Saha içini konuşmak gerekirse, bu takım basketbol olarak taraftarlara ne vaat ediyor?
“Heyecan verici bir basketbol oynayacağımızı söyleyebilirim. Takımımızda hem genç hem de tecrübeli isimler var. Bu gayet iyi bir karışım. Rekabetçi ve heyecan verici bir takım olacağımızı söyleyebilirim. Her maç elimizden gelen en iyi şekilde mücadele edeceğiz. Sahaya çıkıp takım arkadaşlarımla beraber mücadele etmek için sabırsızlanıyorum. Antrenmanlarda bile mücadele düzeyi çok yüksek. Daha iyi olabilmemiz için bunu devam ettirmemiz hatta her geçen gün bir üst seviyeye çıkarmamız gerekiyor. Bunu yapabileceğimize inanıyorum. Daha tam takım olarak istediğimiz kadar antrenman yapamadık; bu yüzden bunu yapmamız önemli.”
Bu sene EuroCup’ta mücadele edeceğiz ve zor bir grupta yer alıyoruz. Gruptaki şansımız hakkında nasıl hissediyorsun?
“Bence şansımız yüksek. Tabii ki önemli olan maçlardan önceki şansın değil, sahaya çıktığında neler yaptığın. Ama takımımıza baktığımda gruptan çıkma ihtimalimizin gayet yüksek olduğunu düşünüyorum. Tabii ki sahaya çıkıp basketbolumuzu oynamamız gerekiyor. Sahaya çıkıp çoktan kazanmış gibi davranamayız, bir sonraki grup için yerimiz garanti değil. İşleri ciddiye alıp bu bilinçle oynadığımız sürece sonraki gruba kalamamamız için bir sebep göremiyorum.”
Koç Erman Kunter hakkında ne düşünüyorsun? Oynadığı dönemde efsanevi bir skorerdi.
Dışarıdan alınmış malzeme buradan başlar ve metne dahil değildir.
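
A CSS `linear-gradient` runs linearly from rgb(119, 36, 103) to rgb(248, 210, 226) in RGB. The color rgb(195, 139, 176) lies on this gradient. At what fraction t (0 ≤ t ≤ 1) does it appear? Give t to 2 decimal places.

0.59

Invert the lerp on the G channel (largest span, 174): t = (139 − 36) / (210 − 36) = 103/174 = 0.59195.
Check on R: (195 − 119)/(248 − 119) = 0.5891 ✓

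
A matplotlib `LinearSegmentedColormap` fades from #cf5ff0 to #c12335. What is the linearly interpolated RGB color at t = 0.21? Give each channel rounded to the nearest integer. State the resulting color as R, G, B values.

(204, 82, 201)

#cf5ff0 → (207, 95, 240); #c12335 → (193, 35, 53).
R = 207 + 0.21 × (193 − 207) = 207 + 0.21 × -14 = 204.06 → 204
G = 95 + 0.21 × (35 − 95) = 95 + 0.21 × -60 = 82.4 → 82
B = 240 + 0.21 × (53 − 240) = 240 + 0.21 × -187 = 200.73 → 201
So the blended color is (204, 82, 201), about #cc52c9.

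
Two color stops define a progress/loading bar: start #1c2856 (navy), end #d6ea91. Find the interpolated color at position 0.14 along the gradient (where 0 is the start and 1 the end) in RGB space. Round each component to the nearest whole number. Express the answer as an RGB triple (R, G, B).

(54, 67, 94)

#1c2856 → (28, 40, 86); #d6ea91 → (214, 234, 145).
R = 28 + 0.14 × (214 − 28) = 28 + 0.14 × 186 = 54.04 → 54
G = 40 + 0.14 × (234 − 40) = 40 + 0.14 × 194 = 67.16 → 67
B = 86 + 0.14 × (145 − 86) = 86 + 0.14 × 59 = 94.26 → 94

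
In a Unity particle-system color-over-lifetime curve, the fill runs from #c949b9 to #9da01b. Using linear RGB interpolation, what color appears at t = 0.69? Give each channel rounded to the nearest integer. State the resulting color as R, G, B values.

(171, 133, 76)

#c949b9 → (201, 73, 185); #9da01b → (157, 160, 27).
R = 201 + 0.69 × (157 − 201) = 201 + 0.69 × -44 = 170.64 → 171
G = 73 + 0.69 × (160 − 73) = 73 + 0.69 × 87 = 133.03 → 133
B = 185 + 0.69 × (27 − 185) = 185 + 0.69 × -158 = 75.98 → 76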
“Onun hakkında bazı hikayeler duydum. Bir maçta 154 sayı attığını duydum. Onunla henüz bu konu hakkında konuşmadım ama eninde sonunda konuşacağım. Koçu seviyorum, oyuncularından ne istediği konusunda gayet açık davranıyor. Ne istediği konusunda bu kadar açık olan bir koç için oynamak saha içinde işleri çok kolaylaştırıyor. Koç hakkında bunu çok seviyorum, bu bizim takım olarak çok daha iyi olmamızı sağlayacaktır. Eğer onun söylediği detaylara dikkat edersek ve beraber çalışırsak her şey harika olacaktır.”